April 10, 2008
Thursday
(Cross-posted, after the introductory paragraph, at A Curious Singularity)
This is my first post to A Curious Singularity, a group blog operated by Canadian writer Kate Sutherland and dedicated to the discussion of a single short story each month. The title chosen is always widely available in print and online. When James Joyce’s “Araby” was announced as the selection for April I knew that I had only to go to the fiction section of the twenty linear feet of bookshelves in my family room and pluck it down. (Fiction and poetry are the only sections of the collection that are in alphabetical order and further divided into anthologies and works by single authors. I’ll get to the rest. Some day.)
“Araby” is the third of fifteen stories in Joyce’s Dubliners, originally published in 1914. Told in the first person, it is brief, under two thousand words, unusual for a piece of fiction so informed by the nineteenth century. It gives an account of the unnamed narrator’s first romantic urges — “puppy love” is the phrase I have written at the top of the first page of the text. The object of his desire is the older sister of one of his friends, identified only as “Mangan’s sister” — another unnamed character, a fact I have duly noted in the margin. Mangan’s sister is a slightly older girl who has shown no interest in her brother’s friend. But when she casually mentions to him that she is unable to go to the bazaar at Araby because of a school program, the boy forms the idea of going there himself and procuring a small item for her, an act he hopes will impress her.

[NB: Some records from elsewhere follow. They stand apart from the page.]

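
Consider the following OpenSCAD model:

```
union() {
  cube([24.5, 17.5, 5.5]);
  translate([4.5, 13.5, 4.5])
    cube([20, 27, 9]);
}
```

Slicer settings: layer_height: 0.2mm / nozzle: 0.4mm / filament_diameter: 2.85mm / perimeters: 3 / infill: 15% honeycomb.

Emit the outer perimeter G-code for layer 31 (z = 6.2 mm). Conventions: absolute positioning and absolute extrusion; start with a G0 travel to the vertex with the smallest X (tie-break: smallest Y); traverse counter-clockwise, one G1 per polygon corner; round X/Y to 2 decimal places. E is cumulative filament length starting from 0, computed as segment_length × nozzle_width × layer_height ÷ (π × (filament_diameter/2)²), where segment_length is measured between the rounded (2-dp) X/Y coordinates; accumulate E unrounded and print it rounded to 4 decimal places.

G0 X4.50 Y13.50 Z6.20
G1 X24.50 Y13.50 E0.2508
G1 X24.50 Y40.50 E0.5894
G1 X4.50 Y40.50 E0.8402
G1 X4.50 Y13.50 E1.1788

At z = 6.2 mm: the cube is not intersected at this z (z outside [0, 5.5]); the cube at (4.5, 13.5) (footprint 20×27) is included at this height; Merging all regions: only the 20×27 cube at (4.5, 13.5) is present, so the union is just that shape — 1 connected region. The outline is a single polygon with 4 vertices. Extrusion per mm of travel: 0.4 × 0.2 / (π × 1.425²) = 0.012540. Accumulating E over each segment gives final E = 1.1788.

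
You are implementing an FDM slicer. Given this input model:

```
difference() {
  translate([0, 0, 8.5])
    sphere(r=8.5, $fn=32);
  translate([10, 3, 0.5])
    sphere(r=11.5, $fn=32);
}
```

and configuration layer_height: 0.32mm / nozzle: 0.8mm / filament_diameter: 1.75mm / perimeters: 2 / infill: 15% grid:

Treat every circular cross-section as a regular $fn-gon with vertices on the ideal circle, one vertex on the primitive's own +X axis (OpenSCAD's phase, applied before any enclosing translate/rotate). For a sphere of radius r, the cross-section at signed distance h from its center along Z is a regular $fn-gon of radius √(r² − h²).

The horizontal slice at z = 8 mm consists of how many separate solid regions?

At z = 8 mm: the sphere: section is a regular 32-gon, circumradius = √(r²−h²) = √(8.5²−0.5²) = 8.485; the sphere at (10, 3): section is a regular 32-gon, circumradius = √(r²−h²) = √(11.5²−7.5²) = 8.718; After the difference (first − rest): starting from the r=8.5 sphere, the r=11.5 sphere at (10, 3) partially overlaps it — only the 63.70 mm² overlap (of its 237.23 mm²) is removed, clipping the outline — 1 connected region. The result has 1 disconnected region.

1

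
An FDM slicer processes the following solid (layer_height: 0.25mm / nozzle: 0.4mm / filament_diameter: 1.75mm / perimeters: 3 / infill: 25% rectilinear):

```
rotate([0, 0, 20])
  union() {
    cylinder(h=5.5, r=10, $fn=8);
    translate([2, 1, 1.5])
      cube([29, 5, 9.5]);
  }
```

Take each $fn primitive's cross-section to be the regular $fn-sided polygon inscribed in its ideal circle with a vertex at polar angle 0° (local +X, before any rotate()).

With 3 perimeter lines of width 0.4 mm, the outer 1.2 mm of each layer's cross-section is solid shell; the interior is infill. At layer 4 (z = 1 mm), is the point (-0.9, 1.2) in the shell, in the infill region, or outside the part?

infill

At z = 1 mm: the r=10 cylinder gives a regular 8-gon of circumradius 10 (constant along its height); the cube at (2, 1) is not intersected at this z (z outside [1.5, 11]); Combining (union): only the r=10 cylinder is present, so the union is just that shape — 1 connected region; (whole slice rotated 20° about Z — lengths, areas and connectivity unchanged). Overall, the cross-section is a single solid region. Undo the 20° rotation: the query point maps to (-0.435, 1.435) in the un-rotated model frame. The nearest boundary edge runs (0.00, 10.00)→(-7.07, 7.07); distance from the point to it = 7.75 mm. The point is inside the cross-section and 7.75 mm from the nearest boundary — more than the 1.2 mm shell width (3 × 0.4), so it's in the infill interior.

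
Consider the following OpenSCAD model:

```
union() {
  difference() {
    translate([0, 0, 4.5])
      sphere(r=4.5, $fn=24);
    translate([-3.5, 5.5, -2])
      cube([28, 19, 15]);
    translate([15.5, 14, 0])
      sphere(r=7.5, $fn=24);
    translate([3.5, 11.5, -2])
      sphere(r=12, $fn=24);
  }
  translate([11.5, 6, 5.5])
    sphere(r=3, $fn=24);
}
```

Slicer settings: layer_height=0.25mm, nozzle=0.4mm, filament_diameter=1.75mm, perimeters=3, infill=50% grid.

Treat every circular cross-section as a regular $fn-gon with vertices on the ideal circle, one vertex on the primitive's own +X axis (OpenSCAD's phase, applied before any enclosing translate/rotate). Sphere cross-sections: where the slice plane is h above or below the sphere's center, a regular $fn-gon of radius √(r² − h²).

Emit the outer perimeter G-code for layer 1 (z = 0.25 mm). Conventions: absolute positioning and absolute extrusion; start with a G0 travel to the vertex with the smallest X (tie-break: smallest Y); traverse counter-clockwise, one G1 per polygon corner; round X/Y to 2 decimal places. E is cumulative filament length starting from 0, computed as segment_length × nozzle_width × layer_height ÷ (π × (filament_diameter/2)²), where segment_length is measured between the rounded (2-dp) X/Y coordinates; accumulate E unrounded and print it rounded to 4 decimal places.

G0 X-1.48 Y0.00 Z0.25
G1 X-1.43 Y-0.38 E0.0159
G1 X-1.28 Y-0.74 E0.0321
G1 X-1.05 Y-1.05 E0.0482
G1 X-0.74 Y-1.28 E0.0642
G1 X-0.38 Y-1.43 E0.0805
G1 X0.00 Y-1.48 E0.0964
G1 X0.38 Y-1.43 E0.1123
G1 X0.74 Y-1.28 E0.1285
G1 X1.05 Y-1.05 E0.1446
G1 X1.28 Y-0.74 E0.1606
G1 X1.43 Y-0.38 E0.1769
G1 X1.48 Y-0.02 E0.1920
G1 X0.45 Y0.11 E0.2351
G1 X-1.23 Y0.81 E0.3108
G1 X-1.28 Y0.74 E0.3144
G1 X-1.43 Y0.38 E0.3306
G1 X-1.48 Y0.00 E0.3465

At z = 0.25 mm: the r=4.5 sphere slices to a regular 24-gon of circumradius 1.479 (√(r²−h²) with h=4.25 from center); the cube at (-3.5, 5.5) (footprint 28×19) is included at this height; the sphere at (15.5, 14): section is a regular 24-gon, circumradius = √(r²−h²) = √(7.5²−0.25²) = 7.496; the r=12 sphere at (3.5, 11.5) slices to a regular 24-gon of circumradius 11.787 (√(r²−h²) with h=2.25 from center); Taking the first minus the rest: starting from the r=4.5 sphere, the 28×19 cube at (-3.5, 5.5) misses the remaining region (no effect); the r=7.5 sphere at (15.5, 14) misses the remaining region (no effect); the r=12 sphere at (3.5, 11.5) partially overlaps it — only the 2.44 mm² overlap (of its 431.52 mm²) is removed, clipping the outline — 1 connected region; the sphere at (11.5, 6) is not intersected at this z (|z−center|=5.250 > r=3); Taking the union: only that combined region is present, so the union is just that shape — 1 connected region. The outline is a single polygon with 17 vertices. Extrusion per mm of travel: 0.4 × 0.25 / (π × 0.875²) = 0.041575. Accumulating E over each segment gives final E = 0.3465.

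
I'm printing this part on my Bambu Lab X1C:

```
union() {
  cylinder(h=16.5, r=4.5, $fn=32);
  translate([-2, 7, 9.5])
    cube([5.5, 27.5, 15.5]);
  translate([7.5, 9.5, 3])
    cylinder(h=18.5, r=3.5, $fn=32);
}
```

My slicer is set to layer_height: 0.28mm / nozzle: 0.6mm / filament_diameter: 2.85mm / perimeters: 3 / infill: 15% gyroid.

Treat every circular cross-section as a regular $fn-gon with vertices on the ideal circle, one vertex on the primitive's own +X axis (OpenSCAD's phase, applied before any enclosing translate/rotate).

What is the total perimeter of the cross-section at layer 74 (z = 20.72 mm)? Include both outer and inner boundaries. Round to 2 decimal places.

87.96 mm

At z = 20.72 mm: the cylinder is not intersected at this z (z outside [0, 16.5]); the cube at (-2, 7) (footprint 5.5×27.5) is included at this height (perimeter 66.00 mm); the cylinder at (7.5, 9.5): section is a regular 32-gon, circumradius r=3.5 (perimeter = 2·32·3.500·sin(180°/32) = 21.96 mm); Combining (union): the 2 present regions are separate (no shared area or edge), so areas and boundary lengths simply add and each stays a separate island — boundary = 87.96 mm. Overall, the cross-section has 2 separate islands. Total boundary length (outer) = 87.96 mm.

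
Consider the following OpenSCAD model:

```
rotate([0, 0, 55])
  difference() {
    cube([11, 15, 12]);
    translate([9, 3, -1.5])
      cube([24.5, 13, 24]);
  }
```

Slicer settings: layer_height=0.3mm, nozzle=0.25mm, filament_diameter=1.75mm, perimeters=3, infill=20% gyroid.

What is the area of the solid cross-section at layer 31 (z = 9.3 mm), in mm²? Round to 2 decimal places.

At z = 9.3 mm: the 11×15 cube contributes its full rectangle (area 165.00 mm²); the cube at (9, 3) (footprint 24.5×13) is included at this height (area 318.50 mm²); Subtracting the remaining from the first: starting from the 11×15 cube (165.00 mm²), the 24.5×13 cube at (9, 3) partially overlaps it — only the 24.00 mm² overlap (of its 318.50 mm²) is removed, clipping the outline — area = 141.00 mm²; (rotated 55° about Z; rotation is an isometry so areas/perimeters/island counts are preserved). Overall, the cross-section is a single solid region. Net area = 141.00 mm².

141.00 mm²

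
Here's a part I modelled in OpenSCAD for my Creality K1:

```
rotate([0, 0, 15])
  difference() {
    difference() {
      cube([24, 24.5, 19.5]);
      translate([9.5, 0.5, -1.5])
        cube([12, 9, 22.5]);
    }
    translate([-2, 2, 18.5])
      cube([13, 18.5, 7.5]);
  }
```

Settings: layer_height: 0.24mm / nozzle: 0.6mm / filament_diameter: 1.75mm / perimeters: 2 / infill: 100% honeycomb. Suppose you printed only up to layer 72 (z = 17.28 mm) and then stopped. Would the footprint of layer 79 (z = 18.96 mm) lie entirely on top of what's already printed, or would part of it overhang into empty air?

entirely on top

Compare the two slices. At z = 17.28: the 24×24.5 cube contributes its full rectangle (area 588.00 mm²); the 12×9 cube at (9.5, 0.5) contributes its full rectangle (area 108.00 mm²); After the difference (first − rest): starting from the 24×24.5 cube (588.00 mm²), the 12×9 cube at (9.5, 0.5) lies wholly inside it (removes its full 108.00 mm² and its 42.00 mm outline becomes a hole wall) — area = 480.00 mm²; the cube at (-2, 2) does not reach this height (z outside [18.5, 26]); After the difference (first − rest): none of the subtracted shapes is present at this height, so that combined region is unchanged — area = 480.00 mm²; (whole slice rotated 15° about Z — lengths, areas and connectivity unchanged). At z = 18.96: the cube (footprint 24×24.5) is included at this height (area 588.00 mm²); the 12×9 cube at (9.5, 0.5) contributes its full rectangle (area 108.00 mm²); Taking the first minus the rest: starting from the 24×24.5 cube (588.00 mm²), the 12×9 cube at (9.5, 0.5) lies wholly inside it (removes its full 108.00 mm² and its 42.00 mm outline becomes a hole wall) — area = 480.00 mm²; the cube at (-2, 2) is present — its section is the full 13×18.5 rectangle (area 240.50 mm²); After the difference (first − rest): starting from the result so far (480.00 mm²), the 13×18.5 cube at (-2, 2) partially overlaps it — only the 192.25 mm² overlap (of its 240.50 mm²) is removed, clipping the outline — area = 287.75 mm²; (whole slice rotated 15° about Z — lengths, areas and connectivity unchanged). Checking containment: the cross-section at z = 18.96 is a subset of the cross-section at z = 17.28.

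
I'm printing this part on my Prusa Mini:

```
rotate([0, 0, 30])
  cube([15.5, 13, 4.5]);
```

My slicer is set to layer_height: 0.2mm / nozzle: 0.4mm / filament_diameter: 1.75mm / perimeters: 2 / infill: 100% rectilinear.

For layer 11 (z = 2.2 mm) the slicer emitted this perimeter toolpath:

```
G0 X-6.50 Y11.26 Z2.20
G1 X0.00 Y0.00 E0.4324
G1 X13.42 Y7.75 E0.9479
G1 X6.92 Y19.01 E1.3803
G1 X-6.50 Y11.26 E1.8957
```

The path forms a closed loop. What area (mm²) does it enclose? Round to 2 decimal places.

Apply the shoelace formula to the sequence of (X, Y) vertices; enclosed area = 201.48 mm².

201.48 mm²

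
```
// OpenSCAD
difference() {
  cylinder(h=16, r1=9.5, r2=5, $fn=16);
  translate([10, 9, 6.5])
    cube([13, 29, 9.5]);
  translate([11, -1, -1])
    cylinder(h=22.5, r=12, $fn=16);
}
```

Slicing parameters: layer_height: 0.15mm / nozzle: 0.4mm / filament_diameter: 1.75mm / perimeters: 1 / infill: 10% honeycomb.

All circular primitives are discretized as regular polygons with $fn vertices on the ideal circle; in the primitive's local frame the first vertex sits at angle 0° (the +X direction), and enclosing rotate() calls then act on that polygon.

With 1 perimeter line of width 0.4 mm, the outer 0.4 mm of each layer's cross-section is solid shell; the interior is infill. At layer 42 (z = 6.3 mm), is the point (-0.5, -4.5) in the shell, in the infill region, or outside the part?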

When I was in the classroom I was adept at showing students how to approach a given work ten different ways and to write about more than a dozen aspects of it, from simile and metaphor to point of view and back again. “Araby” is heavy with literary elements, and a Google search will give you 70,000 choices of places to go for analyses and explanations and extended discussions of the story’s structure and symbolism and meaning. I don’t want to repeat, nor take issue, with any of that. For this story I am all about reader response.
I have Dubliners in a Compass Books paperback edition first issued in 1958. The young woman pictured in yesterday’s post paid $1.45 for it in August of 1967 when she bought all the other required texts for that semester’s study. To touch this volume again is to touch the girl I was forty years ago, and the notations I’ve made on the pages are like a letter from those long ago days.
And I’ve made a lot of notations, all in the black porous point pens I favored then. As I look at the marks now, I realize that I am writing down almost everything my instructor is saying. He has chosen Dubliners as the foundational text for his creative writing class. I’ve written about this teacher before. He’s the one who gave me the silken tent as a metaphor for myself. He is also the teacher who so discouraged my early efforts at writing fiction that I did not write a word of it for the next two decades. But when I was twenty I thought he knew everything, and I further thought that it was my job to write it all down.
“Joyce hated the church,” I wrote under the title, and throughout the story I’ve underlined or drawn boxes around words and phrases that evoke the author’s Catholic background: litanies, nasal chanting, “I bore my chalice,” “Her name sprang to my lips at moments in strange prayers and praises which I myself did not understand.” (That sentence I have annotated to let myself know it’s a reference to “Latin, like in church.”) Mangan’s sister is described as if she is an image of the Virgin. I’ve written “Fifth Street” (the name of the street I lived on until I was fourteen) beside this description of the narrator’s (and Joyce’s) North Richmond Street neighborhood:
When the short days of winter came dusk fell before we had well eaten our dinners. When we met in the street the houses had grown sombre. The space of the sky above was the colour of ever-changing violet and towards it the lamps of the street lifted their feeble lanterns. The cold air stung us and we played till our bodies glowed. Our shouts echoed in the silent street.
When I was twenty I knew very little about Ireland and James Joyce and how to write a story beyond what my teacher Albert told me, and that was precious little, especially when it came to the how-to-write-a-story bit. I have no idea why he thought Dubliners should serve as the sole text for his apprentice writers. Were we supposed to imitate Joyce, and Joyce alone? Don’t misunderstand me. Dubliners is wonderful, and as Joyce texts go, it is accessible even for the casual reader. But I’m not sure now what we were supposed to learn from it, nor how we were supposed to learn it.
Since those days I have made an extended sojourn in Dublin. I’ve used a map that took me to many of the places mentioned in Joyce’s works, including the house in North Richmond Street and the Christian Brothers’ school nearby. I’ve put my foot into the curves worn into the stone steps of Newman House at 86 St. Stephen’s Green, now used as administrative offices by University College Dublin but once the classroom building where James Joyce composed his earliest stories. Rereading “Araby” and the other stories in Dubliners again reminds me that I have literally walked where Joyce walked and wrote where he wrote. (I had a special table upstairs at Bewley’s.)
And maybe I did learn something from him, and from my bitter and negligent teacher, about how to write a story. I’ve visited my early school history and my old neighborhood for my own fiction, and as we move toward the day when the Bishop McDevitt building will be repurposed as Joyce’s college hall has been, I’m sure memories bound up in that place will inform my work.